History Footnote -- Zarya's 9th Anniversary: When the FGB was launched on 11/20/1998, our Russian partners had special reasons to choose this name for the first ISS element, which means "Dawn" (and not "Sunrise" as often reported in the US): When Yuri Gagarin flew into space in Vostok-1 on April 12, 1961, his radio call name was "Kedr" (=Cedar), while the code word for the main ground station was "Zarya", and Chief Designer Sergei Pavlovich Korolev's call sign was "Zarya-1". Later, when the Soviet Union launched their first space station, using the 'TKS' spacecraft, its Khrunichev builders wanted to name it "Zarya" in Gagarin's and Korolev's honor, but word from "higher-up" changed it to "Salyut" (=Greeting). That's why Zarya was chosen for the ISS/FGB, to signify the dawn of a new era of international cooperation in space, while the old "space traditionalists" had the last laugh.
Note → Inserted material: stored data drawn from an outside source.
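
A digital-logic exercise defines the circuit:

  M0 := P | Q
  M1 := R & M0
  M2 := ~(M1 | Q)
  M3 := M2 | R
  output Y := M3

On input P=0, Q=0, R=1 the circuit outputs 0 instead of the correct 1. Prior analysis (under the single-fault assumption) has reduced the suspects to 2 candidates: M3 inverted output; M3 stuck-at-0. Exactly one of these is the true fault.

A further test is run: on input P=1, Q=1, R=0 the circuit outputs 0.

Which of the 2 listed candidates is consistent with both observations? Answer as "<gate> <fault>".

M3 stuck-at-0

Evaluate each candidate on input P=1, Q=1, R=0:
  M3 inverted output: M0=1, M1=0, M2=0, M3=1 [inverted output] → 1 — eliminated
  M3 stuck-at-0: M0=1, M1=0, M2=0, M3=0 [stuck-at-0] → 0 — matches
Only M3 stuck-at-0 reproduces the observed 0.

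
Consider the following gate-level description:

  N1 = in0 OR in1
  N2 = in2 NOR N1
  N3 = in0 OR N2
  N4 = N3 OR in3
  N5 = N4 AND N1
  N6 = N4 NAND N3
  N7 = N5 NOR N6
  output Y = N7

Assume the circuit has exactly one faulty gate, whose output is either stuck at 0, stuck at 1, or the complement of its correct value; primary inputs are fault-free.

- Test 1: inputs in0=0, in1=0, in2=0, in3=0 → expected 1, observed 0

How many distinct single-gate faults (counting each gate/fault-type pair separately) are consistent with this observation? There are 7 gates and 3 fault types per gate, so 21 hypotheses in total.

Fault-free: N1=0, N2=1, N3=1, N4=1, N5=0, N6=0, N7=1 → 1. Observed 0.
  N1: stuck-at-1, inverted output ✓; others ✗
  N2: stuck-at-0, inverted output ✓; others ✗
  N3: stuck-at-0, inverted output ✓; others ✗
  N4: stuck-at-0, inverted output ✓; others ✗
  N5: stuck-at-1, inverted output ✓; others ✗
  N6: stuck-at-1, inverted output ✓; others ✗
  N7: stuck-at-0, inverted output ✓; others ✗
Consistent faults: {N1 stuck-at-1, N1 inverted output, N2 stuck-at-0, N2 inverted output, N3 stuck-at-0, N3 inverted output, N4 stuck-at-0, N4 inverted output, N5 stuck-at-1, N5 inverted output, N6 stuck-at-1, N6 inverted output, N7 stuck-at-0, N7 inverted output} — 14 in all.

14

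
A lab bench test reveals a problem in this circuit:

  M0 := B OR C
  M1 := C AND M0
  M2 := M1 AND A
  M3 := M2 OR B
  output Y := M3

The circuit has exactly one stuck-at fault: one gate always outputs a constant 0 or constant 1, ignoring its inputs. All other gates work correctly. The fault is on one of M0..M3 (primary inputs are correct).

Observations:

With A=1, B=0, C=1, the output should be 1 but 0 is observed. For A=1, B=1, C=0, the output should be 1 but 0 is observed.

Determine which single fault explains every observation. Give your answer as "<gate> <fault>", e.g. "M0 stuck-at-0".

M3 stuck-at-0

Fault-free values for test 1 (A=1, B=0, C=1): M0=1, M1=1, M2=1, M3=1, giving Y=1. Observed 0.
Test 1: faults giving observed 0 are {M0 stuck-at-0, M1 stuck-at-0, M2 stuck-at-0, M3 stuck-at-0}.
Test 2 (A=1, B=1, C=0): fault-free M0=1, M1=0, M2=0, M3=1 → 1; observed 0. Eliminates M0 stuck-at-0, M1 stuck-at-0, M2 stuck-at-0.
Only M3 stuck-at-0 is consistent with every test.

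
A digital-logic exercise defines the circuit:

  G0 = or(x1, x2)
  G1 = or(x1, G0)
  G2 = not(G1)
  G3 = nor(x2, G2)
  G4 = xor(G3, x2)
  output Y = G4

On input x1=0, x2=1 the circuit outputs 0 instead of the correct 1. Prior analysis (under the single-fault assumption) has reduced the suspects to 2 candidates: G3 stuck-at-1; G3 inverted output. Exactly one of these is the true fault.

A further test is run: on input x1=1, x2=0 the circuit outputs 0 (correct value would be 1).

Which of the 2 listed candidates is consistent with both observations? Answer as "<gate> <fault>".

Evaluate each candidate on input x1=1, x2=0:
  G3 stuck-at-1: G0=1, G1=1, G2=0, G3=1 [stuck-at-1], G4=1 → 1 — eliminated
  G3 inverted output: G0=1, G1=1, G2=0, G3=0 [inverted output], G4=0 → 0 — matches
Only G3 inverted output reproduces the observed 0.

G3 inverted output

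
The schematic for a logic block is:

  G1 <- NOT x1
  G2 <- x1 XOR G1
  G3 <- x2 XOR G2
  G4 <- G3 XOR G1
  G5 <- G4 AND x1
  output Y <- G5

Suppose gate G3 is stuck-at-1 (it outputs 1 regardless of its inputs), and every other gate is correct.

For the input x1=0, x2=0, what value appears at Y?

0

Propagate with G3 forced: G1=1, G2=1, G3=1 [stuck-at-1], G4=0, G5=0.
So Y = 0. (Same as the fault-free value — the fault is masked on this input.)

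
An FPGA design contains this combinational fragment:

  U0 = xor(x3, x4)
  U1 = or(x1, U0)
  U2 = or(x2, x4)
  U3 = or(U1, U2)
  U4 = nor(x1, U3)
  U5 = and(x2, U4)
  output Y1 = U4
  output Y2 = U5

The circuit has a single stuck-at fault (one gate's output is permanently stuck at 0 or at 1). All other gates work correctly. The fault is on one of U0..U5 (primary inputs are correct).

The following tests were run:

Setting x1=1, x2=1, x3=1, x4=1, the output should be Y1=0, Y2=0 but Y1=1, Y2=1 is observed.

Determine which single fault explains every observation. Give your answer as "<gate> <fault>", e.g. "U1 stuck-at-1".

Fault-free values for test 1 (x1=1, x2=1, x3=1, x4=1): U0=0, U1=1, U2=1, U3=1, U4=0, U5=0, giving Y1=0, Y2=0. Observed Y1=1, Y2=1.
Test 1: faults giving observed Y1=1, Y2=1 are {U4 stuck-at-1}.
Only U4 stuck-at-1 is consistent with every test.

U4 stuck-at-1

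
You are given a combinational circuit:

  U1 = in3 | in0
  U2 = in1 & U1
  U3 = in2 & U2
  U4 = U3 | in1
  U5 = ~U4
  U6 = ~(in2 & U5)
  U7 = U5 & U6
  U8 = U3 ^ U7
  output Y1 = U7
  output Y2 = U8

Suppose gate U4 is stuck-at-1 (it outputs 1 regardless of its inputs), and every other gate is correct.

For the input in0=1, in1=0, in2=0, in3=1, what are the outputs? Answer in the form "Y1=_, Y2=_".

Y1=0, Y2=0

Propagate with U4 forced: U1=1, U2=0, U3=0, U4=1 [stuck-at-1], U5=0, U6=1, U7=0, U8=0.
So the outputs are Y1=0, Y2=0. (Without the fault they would be Y1=1, Y2=1.)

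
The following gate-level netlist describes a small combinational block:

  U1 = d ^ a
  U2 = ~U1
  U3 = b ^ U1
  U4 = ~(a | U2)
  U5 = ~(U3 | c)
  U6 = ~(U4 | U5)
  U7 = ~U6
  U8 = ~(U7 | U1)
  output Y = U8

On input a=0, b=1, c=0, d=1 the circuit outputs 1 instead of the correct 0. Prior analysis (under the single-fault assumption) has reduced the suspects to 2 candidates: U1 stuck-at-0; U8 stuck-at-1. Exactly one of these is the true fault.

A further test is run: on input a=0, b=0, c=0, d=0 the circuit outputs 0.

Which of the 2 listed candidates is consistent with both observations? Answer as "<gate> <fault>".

Evaluate each candidate on input a=0, b=0, c=0, d=0:
  U1 stuck-at-0: U1=0 [stuck-at-0], U2=1, U3=0, U4=0, U5=1, U6=0, U7=1, U8=0 → 0 — matches
  U8 stuck-at-1: U1=0, U2=1, U3=0, U4=0, U5=1, U6=0, U7=1, U8=1 [stuck-at-1] → 1 — eliminated
Only U1 stuck-at-0 reproduces the observed 0.

U1 stuck-at-0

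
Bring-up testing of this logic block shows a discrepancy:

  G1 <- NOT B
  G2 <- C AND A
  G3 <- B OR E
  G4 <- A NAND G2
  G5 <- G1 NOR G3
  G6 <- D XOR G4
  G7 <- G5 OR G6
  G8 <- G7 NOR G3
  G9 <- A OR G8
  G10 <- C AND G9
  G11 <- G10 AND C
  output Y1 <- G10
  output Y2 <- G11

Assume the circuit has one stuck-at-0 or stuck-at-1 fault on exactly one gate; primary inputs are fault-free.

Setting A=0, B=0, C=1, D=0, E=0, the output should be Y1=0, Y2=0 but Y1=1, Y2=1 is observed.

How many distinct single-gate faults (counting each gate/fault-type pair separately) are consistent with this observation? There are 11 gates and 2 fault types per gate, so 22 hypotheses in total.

Fault-free: G1=1, G2=0, G3=0, G4=1, G5=0, G6=1, G7=1, G8=0, G9=0, G10=0, G11=0 → Y1=0, Y2=0. Observed Y1=1, Y2=1.
  G1: none of the 2 fault types match ✗
  G2: none of the 2 fault types match ✗
  G3: none of the 2 fault types match ✗
  G4: stuck-at-0 ✓; others ✗
  G5: none of the 2 fault types match ✗
  G6: stuck-at-0 ✓; others ✗
  G7: stuck-at-0 ✓; others ✗
  G8: stuck-at-1 ✓; others ✗
  G9: stuck-at-1 ✓; others ✗
  G10: stuck-at-1 ✓; others ✗
  G11: none of the 2 fault types match ✗
Consistent faults: {G4 stuck-at-0, G6 stuck-at-0, G7 stuck-at-0, G8 stuck-at-1, G9 stuck-at-1, G10 stuck-at-1} — 6 in all.

6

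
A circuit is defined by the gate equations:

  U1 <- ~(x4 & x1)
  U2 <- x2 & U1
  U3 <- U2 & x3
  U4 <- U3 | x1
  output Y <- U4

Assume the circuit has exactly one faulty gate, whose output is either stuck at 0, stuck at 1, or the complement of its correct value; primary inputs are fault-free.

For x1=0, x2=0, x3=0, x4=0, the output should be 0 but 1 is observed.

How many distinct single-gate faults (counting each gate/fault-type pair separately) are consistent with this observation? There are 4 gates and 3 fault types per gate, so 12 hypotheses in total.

4

Fault-free: U1=1, U2=0, U3=0, U4=0 → 0. Observed 1.
  U1 stuck-at-0: output 0 ✗
  U1 stuck-at-1: output 0 ✗
  U1 inverted output: output 0 ✗
  U2 stuck-at-0: output 0 ✗
  U2 stuck-at-1: output 0 ✗
  U2 inverted output: output 0 ✗
  U3 stuck-at-0: output 0 ✗
  U3 stuck-at-1: output 1 ✓
  U3 inverted output: output 1 ✓
  U4 stuck-at-0: output 0 ✗
  U4 stuck-at-1: output 1 ✓
  U4 inverted output: output 1 ✓
Consistent faults: {U3 stuck-at-1, U3 inverted output, U4 stuck-at-1, U4 inverted output} — 4 in all.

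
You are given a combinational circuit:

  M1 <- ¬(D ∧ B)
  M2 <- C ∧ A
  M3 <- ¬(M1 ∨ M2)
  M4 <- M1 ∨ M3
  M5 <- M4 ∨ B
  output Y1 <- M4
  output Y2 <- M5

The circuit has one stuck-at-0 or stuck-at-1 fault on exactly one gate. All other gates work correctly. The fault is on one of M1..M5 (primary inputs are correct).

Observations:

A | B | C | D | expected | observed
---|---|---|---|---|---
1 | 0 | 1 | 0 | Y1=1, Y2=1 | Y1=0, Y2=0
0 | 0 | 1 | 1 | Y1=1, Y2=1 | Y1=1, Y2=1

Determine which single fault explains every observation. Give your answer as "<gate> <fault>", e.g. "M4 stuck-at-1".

Fault-free values for test 1 (A=1, B=0, C=1, D=0): M1=1, M2=1, M3=0, M4=1, M5=1, giving Y1=1, Y2=1. Observed Y1=0, Y2=0.
Test 1: faults giving observed Y1=0, Y2=0 are {M1 stuck-at-0, M4 stuck-at-0}.
Test 2 (A=0, B=0, C=1, D=1): fault-free M1=1, M2=0, M3=0, M4=1, M5=1 → Y1=1, Y2=1; observed Y1=1, Y2=1. Eliminates M4 stuck-at-0.
Only M1 stuck-at-0 is consistent with every test.

M1 stuck-at-0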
CEO (Crew Earth Observation) photo targets uplinked for today were Lake Chad (DYNAMIC EVENT: Lake Chad is a landmark feature of the Sahel region of north central Africa. Mostly dry now (sand dunes are exposed on the eastern side), the lake is a good indicator of climate and weather pattern shifts in the broad transition zone between savanna and desert. With the rainy season over, the crew was to try for contextual views of the lake level and vegetation patterns in the surrounding area. As ISS tracked SE-ward from the Sahara Desert in mid-morning, the target was well right of track), Bosumtwi Impact Crater (this well-marked impact crater is located about 150 km west of the south end of Lake Volta in south central Ghana. It is a very young impact (just over a million years old), about 10.5 km in diameter, and almost completely filled by a lake. There are only a few images of this crater in the CEO database because the area is usually cloud and/or haze covered. On this mid-morning pass, as ISS approached the coast from the NW, the crew was to find Lake Volta and look just right of track), and Jarvis Island, equatorial Pacific (Jarvis Island (formerly also known as Bunker Island) is an uninhabited 4.5 square kilometer coral island located in the South Pacific Ocean about one-half of the way from Hawaii to the Cook Islands. As the station approached from the NW in late morning sun, this trapezoid-shaped island was left of track.)